Overview

We use dispatch to determine the mode of finite difference we use to perform numerical differentiation. The modes are specified using the following types:

• ForwardMode
• BackwardMode
• CentralMode
• ComplexMode
• HessianMode

Given a mode and a value of x at which to differentiate f(x), the following functions are used to determine the step-size to use for finite difference approximations of derivatives:

• step_size(::ForwardMode, x::AbstractFloat)
• step_size(::BackwardMode, x::AbstractFloat)
• step_size(::CentralMode, x::AbstractFloat)
• step_size(::ComplexMode, x::AbstractFloat)
• step_size(::HessianMode, x::AbstractFloat)

Unless there are bugs in the definitions of the core functions, the quality of an approximate derivative is almost entirely determined by these step-sizes. These step sizes are chosen to reach a reasonable compromise between errors introduced by floating-point truncation (which could be minimized by using larger step-sizes) and errors introduced by the use of an truncated Taylor series (which could be minimized by using smaller step-sizes). The exact compromise depends on the mode of finite differences we use.

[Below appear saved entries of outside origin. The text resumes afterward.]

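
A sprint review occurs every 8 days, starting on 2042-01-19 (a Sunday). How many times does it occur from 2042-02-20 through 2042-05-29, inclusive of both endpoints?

Occurrences land 8·i days after 2042-01-19 for i = 0, 1, 2, …
2042-02-20 is 32 days after the start; 32 ÷ 8 = 4 remainder 0. First occurrence in the window: #5 on 2042-02-20 (4×8 = 32 days in).
2042-05-29 is 130 days after the start; 130 ÷ 8 = 16 remainder 2. Last occurrence in the window: #17 on 2042-05-27.
Occurrences #5 through #17: 13 in total.

13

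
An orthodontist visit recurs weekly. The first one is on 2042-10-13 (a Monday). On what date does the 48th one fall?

2043-09-07

The 48th occurrence is 47 intervals after the first: 47 × 7 = 329 days after 2042-10-13.
October has 31 days — 18 days to the end of October leaves 311.
November has 30 days (281 left).
December has 31 days (250 left).
January has 31 days (219 left).
February has 28 days (191 left).
March has 31 days (160 left).
April has 30 days (130 left).
May has 31 days (99 left).
June has 30 days (69 left).
July has 31 days (38 left).
August has 31 days (7 left).
7 days into September → 2043-09-07.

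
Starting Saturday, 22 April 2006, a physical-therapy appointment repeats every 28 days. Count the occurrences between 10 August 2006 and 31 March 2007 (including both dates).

Occurrences land 28·i days after 22 April 2006 for i = 0, 1, 2, …
10 August 2006 is 110 days after the start; 110 ÷ 28 = 3 remainder 26; since the remainder is 26, round up to i = 4. First occurrence in the window: #5 on 12 August 2006 (4×28 = 112 days in).
31 March 2007 is 343 days after the start; 343 ÷ 28 = 12 remainder 7. Last occurrence in the window: #13 on 24 March 2007.
Occurrences #5 through #13: 9 in total.

9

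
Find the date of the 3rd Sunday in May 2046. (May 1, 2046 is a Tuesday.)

2046-05-20

May 2046 begins on a Tuesday, so the first Sunday is May 6 (5 days later).
The 3rd Sunday is 2 weeks later: 6 + 14 = 20.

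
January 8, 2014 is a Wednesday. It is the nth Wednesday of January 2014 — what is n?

2nd

Day 8 falls in week ⌈8/7⌉ of the month.
Days 1–7 hold the 1st Wednesday, 8–14 the 2nd, 15–21 the 3rd, 22–28 the 4th, 29–31 the 5th.
8 is in the range for the 2nd.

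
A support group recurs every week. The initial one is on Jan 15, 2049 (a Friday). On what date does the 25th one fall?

The 25th occurrence is 24 intervals after the first: 24 × 7 = 168 days after Jan 15, 2049.
Jan has 31 days — 16 days to the end of Jan leaves 152.
Feb has 28 days (124 left).
Mar has 31 days (93 left).
Apr has 30 days (63 left).
May has 31 days (32 left).
Jun has 30 days (2 left).
2 days into Jul → Jul 2, 2049.

Jul 2, 2049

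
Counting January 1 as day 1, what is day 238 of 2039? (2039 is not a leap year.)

January has 31 days (238 − 31 = 207 remain).
February has 28 days (207 − 28 = 179 remain).
March has 31 days (179 − 31 = 148 remain).
April has 30 days (148 − 30 = 118 remain).
May has 31 days (118 − 31 = 87 remain).
June has 30 days (87 − 30 = 57 remain).
July has 31 days (57 − 31 = 26 remain).
26 into August → August 26.

2039-08-26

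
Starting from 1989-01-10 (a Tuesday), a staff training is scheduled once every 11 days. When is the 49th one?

The 49th occurrence is 48 intervals after the first: 48 × 11 = 528 days after 1989-01-10.
January has 31 days — 21 days to the end of January leaves 507.
From end of January to end of 1989 is 334 days (173 left).
January has 31 days (142 left).
February has 28 days (114 left).
March has 31 days (83 left).
April has 30 days (53 left).
May has 31 days (22 left).
22 days into June → 1990-06-22.

1990-06-22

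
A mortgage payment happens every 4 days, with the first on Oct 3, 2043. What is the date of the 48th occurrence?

The 48th occurrence is 47 intervals after the first: 47 × 4 = 188 days after Oct 3, 2043.
Oct has 31 days — 28 days to the end of Oct leaves 160.
Nov has 30 days (130 left).
Dec has 31 days (99 left).
Jan has 31 days (68 left).
Feb has 29 days (39 left).
Mar has 31 days (8 left).
8 days into Apr → Apr 8, 2044.

Apr 8, 2044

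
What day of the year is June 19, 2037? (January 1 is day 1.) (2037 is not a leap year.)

Days in months before June: 31 + 28 + 31 + 30 + 31 = 151.
Plus 19 days into June → day 170.

170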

Detailed Method-Level Documentation

# FiniteDiff.step_size — Method.

step_size(::ForwardMode, x::AbstractFloat)

Description

Determine the step-size to use for forward-mode finite differences.

Arguments

• ::ForwardMode: An instance of the ForwardMode type.
• x::AbstractFloat: A point at which the derivative of a function will be approximated. Its type must implement eps.

Returns

• ϵ::Real: The step-size to use for finite differences at x.

References

See Section 5.7 of Numerical Recipes in C for the mathematical justification for working with sqrt(eps(typeof(x))).

Examples

import FiniteDiff: step_size, ForwardMode
ϵ = step_size(ForwardMode(), 0.0)

source

# FiniteDiff.step_size — Method.

step_size(::BackwardMode, x::AbstractFloat)

Description

Determine the step-size to use for backward-mode finite differences.

Arguments

• ::BackwardMode: An instance of the BackwardMode type.
• x::AbstractFloat: A point at which the derivative of a function will be approximated. Its type must implement eps.

Returns

• ϵ::Real: The step-size to use for finite differences at x.

References

See Section 5.7 of Numerical Recipes in C for the mathematical justification for working with sqrt(eps(typeof(x))).

Examples

import FiniteDiff: step_size, BackwardMode
ϵ = step_size(BackwardMode(), 0.0)

source

# FiniteDiff.step_size — Method.

step_size(::CentralMode, x::AbstractFloat)

Description

Determine the step-size to use for central-mode finite differences.

Arguments

• ::CentralMode: An instance of the CentralMode type.
• x::AbstractFloat: A point at which the derivative of a function will be approximated. Its type must implement eps.

Returns

• ϵ::Real: The step-size to use for finite differences at x.

References

See Section 5.7 of Numerical Recipes in C for the mathematical justification for working with cbrt(eps(typeof(x))).

Examples

import FiniteDiff: step_size, CentralMode
ϵ = step_size(CentralMode(), 0.0)

source

# FiniteDiff.step_size — Method.

step_size(::ComplexMode, x::AbstractFloat)

Description

Determine the step-size to use for complex-mode finite differences.

Arguments

• ::ComplexMode: An instance of the ComplexMode type.
• x::AbstractFloat: A point at which the derivative of a function will be approximated. Its type must implement eps.

Returns

• ϵ::Real: The step-size to use for finite differences at x.

References

See "The Complex-Step Derivative Approximation" by Martins, Sturdza and Alonso (2003) for the mathematical justification for working with eps(x).

Examples

import FiniteDiff: step_size, ComplexMode
ϵ = step_size(ComplexMode(), 0.0)

source

# FiniteDiff.step_size — Method.

step_size(::HessianMode, x::AbstractFloat)

Description

Determine the step-size to use for finite differences of hessians.

Arguments

• ::HessianMode: An instance of the HessianMode type.
• x::AbstractFloat: A point at which the derivative of a function will be approximated. Its type must implement eps.

Returns

• ϵ::Real: The step-size to use for finite differences at x.

References

See Section 5.7 of Numerical Recipes in C for the mathematical justification for working with eps(x)^(1 // 4).

Examples

import FiniteDiff: step_size, HessianMode
ϵ = step_size(HessianMode(), 0.0)

source